Notice two key things here:

• the constant vector \(\mathbf{b}\) that we add becomes the mean vector of \(\mathbf{y}\).

• the covariance matrix \(\Sigma\) of \(\mathbf{y}\) is equal to \(AA^T\).

Example.

As it happens, the examples we have been using so far are actually examples of multivariate normal distributions.

We have

\[\mathbf{x} \sim N(\mathbf{\mu_x}, \Sigma_\mathbf{x})\]

where \(\mathbf{\mu_x} = \left[\begin{array}{c}1\\1\end{array}\right]\) and \(\Sigma_\mathbf{x} = \left[\begin{array}{cc} 1&0\\ 0&1\\ \end{array}\right]\),

and

\[\mathbf{y} \sim N(\mathbf{\mu_y}, \Sigma_\mathbf{y})\]

where \(\mathbf{\mu_y} = \left[\begin{array}{c}1\\1\end{array}\right]\) and \(\Sigma_\mathbf{y} = \left[\begin{array}{cc} 1&0.8\\ 0.8&1\\ \end{array}\right]\),

Notice that the marginal distributions are Gaussian.

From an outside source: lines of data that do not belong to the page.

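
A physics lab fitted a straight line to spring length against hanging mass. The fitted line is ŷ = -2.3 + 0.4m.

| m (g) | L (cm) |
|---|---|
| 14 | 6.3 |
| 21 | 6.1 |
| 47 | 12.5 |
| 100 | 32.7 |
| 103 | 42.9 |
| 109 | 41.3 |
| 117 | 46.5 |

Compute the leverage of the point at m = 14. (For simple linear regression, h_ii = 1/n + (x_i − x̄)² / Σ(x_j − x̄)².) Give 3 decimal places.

h = 0.440

m̄ = (14 + 21 + 47 + 100 + 103 + 109 + 117)/7 = 73
Σ(m − m̄)² = 3481 + 2704 + 676 + 729 + 900 + 1296 + 1936 = 11722
h = 1/7 + (-59)²/11722 = 0.142857 + 0.296963 = 0.440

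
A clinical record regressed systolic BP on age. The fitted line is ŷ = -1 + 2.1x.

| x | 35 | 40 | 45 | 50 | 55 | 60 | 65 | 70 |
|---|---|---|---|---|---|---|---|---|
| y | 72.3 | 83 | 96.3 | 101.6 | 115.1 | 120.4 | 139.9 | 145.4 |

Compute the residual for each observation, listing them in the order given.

-0.2, 0, 2.8, -2.4, 0.6, -4.6, 4.4, -0.6

x=35: ŷ = -1 + 2.1·35 = 72.5; e = 72.3 − 72.5 = -0.2
x=40: ŷ = -1 + 2.1·40 = 83; e = 83 − 83 = 0
x=45: ŷ = -1 + 2.1·45 = 93.5; e = 96.3 − 93.5 = 2.8
x=50: ŷ = -1 + 2.1·50 = 104; e = 101.6 − 104 = -2.4
x=55: ŷ = -1 + 2.1·55 = 114.5; e = 115.1 − 114.5 = 0.6
x=60: ŷ = -1 + 2.1·60 = 125; e = 120.4 − 125 = -4.6
x=65: ŷ = -1 + 2.1·65 = 135.5; e = 139.9 − 135.5 = 4.4
x=70: ŷ = -1 + 2.1·70 = 146; e = 145.4 − 146 = -0.6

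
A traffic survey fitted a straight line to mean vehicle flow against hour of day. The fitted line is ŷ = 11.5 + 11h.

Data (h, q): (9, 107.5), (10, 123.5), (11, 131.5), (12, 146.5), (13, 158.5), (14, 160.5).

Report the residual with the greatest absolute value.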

An Important Property of the Multivariate Normal

One of the reasons that the multivariate normal is nice to work with is the following.

Theorem.

If \(\mathbf{y} \sim N(\mathbf{\mu}, \Sigma)\) and \(\mathbf{y} = \left[\begin{array}{c}Y_1\\Y_2\end{array}\right]\), then \(\operatorname{Cov}(Y_1, Y_2) = 0\) if and only if \(Y_1\) and \(Y_2\) are independent.

We will not prove this (though it’s not hard to prove.)

Note that what this theorem is saying is that multivariate normal is a special case.

Although \(\operatorname{Cov} = 0\) does not imply independence in general, for the multivariate normal, it does.

So we can conclude, whenever working with multivariate normals, that if a covariance term in \(\Sigma\) is zero, then the corresponding components are independent.